A. As we’ve discussed, servicers can evaluate their current delinquency processing workflow to identify where automation solutions might be applicable. Are the key datapoints readily accessible and accurate, or is this still a brute-force effort limited by manual labor availability? The delinquency process has a lot of back-and-forth communication with the borrower, so it’s important that servicers’ processes and procedures efficiently identify each piece of inbound content and route it to the correct queue for timely processing. If a high degree of manual data entry is being done with that content, servicers need to ask themselves: Could automation technologies be applied to improve operational efficiency?
 
Q. How far back should servicers be verifying their data?

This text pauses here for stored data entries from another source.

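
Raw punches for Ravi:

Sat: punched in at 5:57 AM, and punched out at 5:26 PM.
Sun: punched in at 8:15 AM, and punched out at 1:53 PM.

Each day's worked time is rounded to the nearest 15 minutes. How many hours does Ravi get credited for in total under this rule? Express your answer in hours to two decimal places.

17.25 hours

Sat: 5:57 AM–5:26 PM = 11 h 29 min → rounds to 11 h 30 min
Sun: 8:15 AM–1:53 PM = 5 h 38 min → rounds to 5 h 45 min
Total credited: 17 h 15 min.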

A. I don’t know that it’s an ‘age of loan’ issue, as you could have a loan that’s been performing for 10 years that is now in forbearance due to COVID-19, just as a loan originated in 2019 is now in forbearance. I believe the initial point of concern is more tied to the borrower’s recent payment history. Borrowers who have paid late the past couple of months may be the more likely candidates to apply for forbearance, so it’s that audience you’d want to begin data verification on as soon as possible. Modern document analysis tools can sweep an entire archive going back thirty years, so our position is that it makes sense to clean the entire archive once and be done.
 
Q. Do you have any other advice for servicers?
A. When shopping for an AI-based mortgage document recognition system. it is important to thoroughly test a number of solutions to confirm that the claims made by the vendor match reality. A “blind test” with real live loan files and immediate results from your vendor will help assure that what you finally purchase will match your needs and expectations.
 
Neil Fraser is director of US operations at Paradatec, a mortgage OCR technology organization that automates the data entry operations of large lenders through intelligent document analysis. Fraser was Paradatec’s first U.S. employee and has grown the organization every year since the company incorporated here in 2002.